His eyes widened and he stared at me, speechless. For years I had been the one who put the brakes on our expenditures, the practical mother who monitored all purchases and finances with an iron fist. He wasn’t sure how to respond, and for once I didn’t push him for a quick answer. We sat in a silence fraught with unspoken meaning.

Finally he asked, “How would we pay for it?”

“We’ll sell the stock!” I declared joyfully, realizing as I said it out loud that the perfect solution I’d been searching for all week had just been revealed. Finally my dad, unbeknownst to him, would be giving me something that our family really wanted, a gift that could be the vehicle for creating many fond memories over the coming years, a rare commodity in my own childhood. The emotional weight that I’d been carrying around since receiving the stock magically lifted and my mind began to soar with the endless stream of possibilities that owning a boat would give us.

Looking at my three little boys, their eyes filled with excitement and longing, my heart overflowed. “Do you really want to buy this boat?” I asked, and their gleeful cheers made us laugh out loud.
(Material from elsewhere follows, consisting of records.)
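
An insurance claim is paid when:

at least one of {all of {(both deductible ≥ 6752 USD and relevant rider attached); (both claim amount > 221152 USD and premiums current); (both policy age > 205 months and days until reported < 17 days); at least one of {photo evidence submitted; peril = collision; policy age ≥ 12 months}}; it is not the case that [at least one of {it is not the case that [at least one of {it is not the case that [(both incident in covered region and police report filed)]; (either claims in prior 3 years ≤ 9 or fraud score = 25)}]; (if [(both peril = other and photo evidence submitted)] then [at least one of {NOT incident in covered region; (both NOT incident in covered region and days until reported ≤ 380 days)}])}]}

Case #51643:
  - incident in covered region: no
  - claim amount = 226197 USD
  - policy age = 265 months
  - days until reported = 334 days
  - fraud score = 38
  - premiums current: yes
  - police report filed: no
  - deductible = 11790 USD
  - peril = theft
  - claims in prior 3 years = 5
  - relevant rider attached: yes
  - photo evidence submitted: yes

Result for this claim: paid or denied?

Atomic conditions:
  deductible ≥ 6752 USD: 11790 ≥ 6752 is true
  relevant rider attached: yes → true
  claim amount > 221152 USD: 226197 > 221152 is true
  premiums current: yes → true
  policy age > 205 months: 265 > 205 is true
  days until reported < 17 days: 334 < 17 is false
  photo evidence submitted: yes → true
  peril = collision: theft == collision is false
  policy age ≥ 12 months: 265 ≥ 12 is true
  incident in covered region: no → false
  police report filed: no → false
  claims in prior 3 years ≤ 9: 5 ≤ 9 is true
  fraud score = 25: 38 == 25 is false
  peril = other: theft == other is false
  NOT incident in covered region: no → true
  days until reported ≤ 380 days: 334 ≤ 380 is true
Combine:
[1.1] true AND true = true
[1.2] true AND true = true
[1.3] true AND false = false
[1.4] true OR false OR true = true
[1] true AND true AND false AND true = false
[2.1.1.1.1.1] false AND false = false
[2.1.1.1.1] NOT false = true
[2.1.1.1.2] true OR false = true
[2.1.1.1] true OR true = true
[2.1.1] NOT true = false
[2.1.2.1] false AND true = false
[2.1.2.2.2] true AND true = true
[2.1.2.2] true OR true = true
[2.1.2] false → true (antecedent false ⇒ implication holds) = true
[2.1] false OR true = true
[2] NOT true = false
[root] false OR false = false
Overall: false → denied

Denied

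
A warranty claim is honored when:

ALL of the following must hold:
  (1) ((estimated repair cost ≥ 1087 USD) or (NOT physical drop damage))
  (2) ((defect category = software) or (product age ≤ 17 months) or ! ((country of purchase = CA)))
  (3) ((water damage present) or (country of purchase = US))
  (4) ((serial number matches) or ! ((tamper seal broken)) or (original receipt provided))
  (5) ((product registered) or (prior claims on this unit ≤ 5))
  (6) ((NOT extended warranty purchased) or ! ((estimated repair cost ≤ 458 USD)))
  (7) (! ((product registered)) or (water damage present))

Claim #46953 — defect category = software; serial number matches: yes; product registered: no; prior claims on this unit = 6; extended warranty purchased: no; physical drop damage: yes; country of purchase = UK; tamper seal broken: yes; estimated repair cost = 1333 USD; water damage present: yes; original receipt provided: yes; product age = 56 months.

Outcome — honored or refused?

Atomic conditions:
  estimated repair cost ≥ 1087 USD: 1333 ≥ 1087 is true
  NOT physical drop damage: yes → false
  defect category = software: software == software is true
  product age ≤ 17 months: 56 ≤ 17 is false
  country of purchase = CA: UK == CA is false
  water damage present: yes → true
  country of purchase = US: UK == US is false
  serial number matches: yes → true
  tamper seal broken: yes → true
  original receipt provided: yes → true
  product registered: no → false
  prior claims on this unit ≤ 5: 6 ≤ 5 is false
  NOT extended warranty purchased: no → true
  estimated repair cost ≤ 458 USD: 1333 ≤ 458 is false
Combine:
[1] true OR false = true
[2.3] NOT false = true
[2] true OR false OR true = true
[3] true OR false = true
[4.2] NOT true = false
[4] true OR false OR true = true
[5] false OR false = false
[6.2] NOT false = true
[6] true OR true = true
[7.1] NOT false = true
[7] true OR true = true
[root] true AND true AND true AND true AND false AND true AND true = false
Overall: false → refused

Refused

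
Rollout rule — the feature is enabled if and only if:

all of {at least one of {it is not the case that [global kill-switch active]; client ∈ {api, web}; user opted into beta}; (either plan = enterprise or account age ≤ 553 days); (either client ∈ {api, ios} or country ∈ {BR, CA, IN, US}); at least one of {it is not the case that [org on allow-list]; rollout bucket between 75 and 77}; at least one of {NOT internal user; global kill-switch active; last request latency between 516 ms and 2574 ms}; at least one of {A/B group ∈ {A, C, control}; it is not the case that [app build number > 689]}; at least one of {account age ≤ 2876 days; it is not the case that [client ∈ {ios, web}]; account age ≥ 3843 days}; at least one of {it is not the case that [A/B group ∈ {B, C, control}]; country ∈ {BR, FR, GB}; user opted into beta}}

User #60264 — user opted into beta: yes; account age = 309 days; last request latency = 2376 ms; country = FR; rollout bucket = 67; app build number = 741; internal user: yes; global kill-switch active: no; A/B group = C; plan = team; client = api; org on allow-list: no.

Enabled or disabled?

Atomic conditions:
  global kill-switch active: no → false
  client ∈ {api, web}: api is in the set → true
  user opted into beta: yes → true
  plan = enterprise: team == enterprise is false
  account age ≤ 553 days: 309 ≤ 553 is true
  client ∈ {api, ios}: api is in the set → true
  country ∈ {BR, CA, IN, US}: FR is not in the set → false
  org on allow-list: no → false
  rollout bucket between 75 and 77: 67 in [75, 77] is false
  NOT internal user: yes → false
  last request latency between 516 ms and 2574 ms: 2376 in [516, 2574] is true
  A/B group ∈ {A, C, control}: C is in the set → true
  app build number > 689: 741 > 689 is true
  account age ≤ 2876 days: 309 ≤ 2876 is true
  client ∈ {ios, web}: api is not in the set → false
  account age ≥ 3843 days: 309 ≥ 3843 is false
  A/B group ∈ {B, C, control}: C is in the set → true
  country ∈ {BR, FR, GB}: FR is in the set → true
Combine:
[1.1] NOT false = true
[1] true OR true OR true = true
[2] false OR true = true
[3] true OR false = true
[4.1] NOT false = true
[4] true OR false = true
[5] false OR false OR true = true
[6.2] NOT true = false
[6] true OR false = true
[7.2] NOT false = true
[7] true OR true OR false = true
[8.1] NOT true = false
[8] false OR true OR true = true
[root] true AND true AND true AND true AND true AND true AND true AND true = true
Overall: true → enabled

Enabled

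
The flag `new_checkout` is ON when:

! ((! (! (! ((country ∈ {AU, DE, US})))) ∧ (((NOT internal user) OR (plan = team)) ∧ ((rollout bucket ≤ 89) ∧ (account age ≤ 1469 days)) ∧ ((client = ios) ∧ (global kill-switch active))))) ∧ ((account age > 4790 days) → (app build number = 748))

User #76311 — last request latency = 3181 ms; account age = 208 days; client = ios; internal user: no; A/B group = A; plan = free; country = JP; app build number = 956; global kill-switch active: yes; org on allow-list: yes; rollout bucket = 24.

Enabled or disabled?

Atomic conditions:
  country ∈ {AU, DE, US}: JP is not in the set → false
  NOT internal user: no → true
  plan = team: free == team is false
  rollout bucket ≤ 89: 24 ≤ 89 is true
  account age ≤ 1469 days: 208 ≤ 1469 is true
  client = ios: ios == ios is true
  global kill-switch active: yes → true
  account age > 4790 days: 208 > 4790 is false
  app build number = 748: 956 == 748 is false
Combine:
[1.1.1.1.1] NOT false = true
[1.1.1.1] NOT true = false
[1.1.1] NOT false = true
[1.1.2.1] true OR false = true
[1.1.2.2] true AND true = true
[1.1.2.3] true AND true = true
[1.1.2] true AND true AND true = true
[1.1] true AND true = true
[1] NOT true = false
[2] false → false (antecedent false ⇒ implication holds) = true
[root] false AND true = false
Overall: false → disabled

Disabled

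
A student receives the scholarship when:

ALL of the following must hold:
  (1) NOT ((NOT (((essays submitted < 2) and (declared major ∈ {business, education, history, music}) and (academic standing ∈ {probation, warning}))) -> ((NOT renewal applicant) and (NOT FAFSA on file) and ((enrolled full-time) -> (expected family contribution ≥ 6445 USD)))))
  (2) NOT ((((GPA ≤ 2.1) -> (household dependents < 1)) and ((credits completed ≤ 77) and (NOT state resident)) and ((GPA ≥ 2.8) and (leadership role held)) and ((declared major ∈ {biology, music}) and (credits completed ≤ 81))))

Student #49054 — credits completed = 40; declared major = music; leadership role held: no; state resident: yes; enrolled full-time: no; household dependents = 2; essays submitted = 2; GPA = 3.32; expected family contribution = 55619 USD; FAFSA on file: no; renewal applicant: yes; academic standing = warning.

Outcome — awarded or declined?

Awarded

Atomic conditions:
  essays submitted < 2: 2 < 2 is false
  declared major ∈ {business, education, history, music}: music is in the set → true
  academic standing ∈ {probation, warning}: warning is in the set → true
  NOT renewal applicant: yes → false
  NOT FAFSA on file: no → true
  enrolled full-time: no → false
  expected family contribution ≥ 6445 USD: 55619 ≥ 6445 is true
  GPA ≤ 2.1: 3.32 ≤ 2.1 is false
  household dependents < 1: 2 < 1 is false
  credits completed ≤ 77: 40 ≤ 77 is true
  NOT state resident: yes → false
  GPA ≥ 2.8: 3.32 ≥ 2.8 is true
  leadership role held: no → false
  declared major ∈ {biology, music}: music is in the set → true
  credits completed ≤ 81: 40 ≤ 81 is true
Combine:
[1.1.1.1] false AND true AND true = false
[1.1.1] NOT false = true
[1.1.2.3] false → true (antecedent false ⇒ implication holds) = true
[1.1.2] false AND true AND true = false
[1.1] true → false = false
[1] NOT false = true
[2.1.1] false → false (antecedent false ⇒ implication holds) = true
[2.1.2] true AND false = false
[2.1.3] true AND false = false
[2.1.4] true AND true = true
[2.1] true AND false AND false AND true = false
[2] NOT false = true
[root] true AND true = true
Overall: true → awarded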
The next morning we sold the tobacco stock and bought the boat. Psychologists call this a “corrective experience,” which means taking a difficult, painful memory and recreating it, this time with a positive outcome. Every time we go waterskiing or tubing with our friends, each weekend that we trailer our boat to explore a new lake or waterway, or whenever we take the boat out at night to watch colorful 4th of July fireworks explode over the water, our family constructs a happy memory to replace one of my sorrowful or depressing ones. Our boat has been the source of many unusual adventures including a brand new remote-controlled airplane, our yearly trek to Frontenac Island, a family we saved from drowning, and a gold Italian bracelet that was almost lost forever.

Whenever times are tough, money is tight, or cold winds howl outside, all I have to do is close my eyes and imagine driving our boat to the middle of the lake on a hot summer day and jumping into the cool clear water. I instantly feel better.

The night before my oldest son moved to Michigan, I asked him what he would miss the most when he was gone. Not even hesitating, he replied, “The boat.” And that’s why this boat, my first but hopefully not my last, will always be my most prized possession. It allowed me to transform the cigarette money, profits earned at the expense of people’s health and the environment, into the rock solid foundation on which I built the home I’d always wanted, proving once again that you should never, ever look a gift horse in the mouth.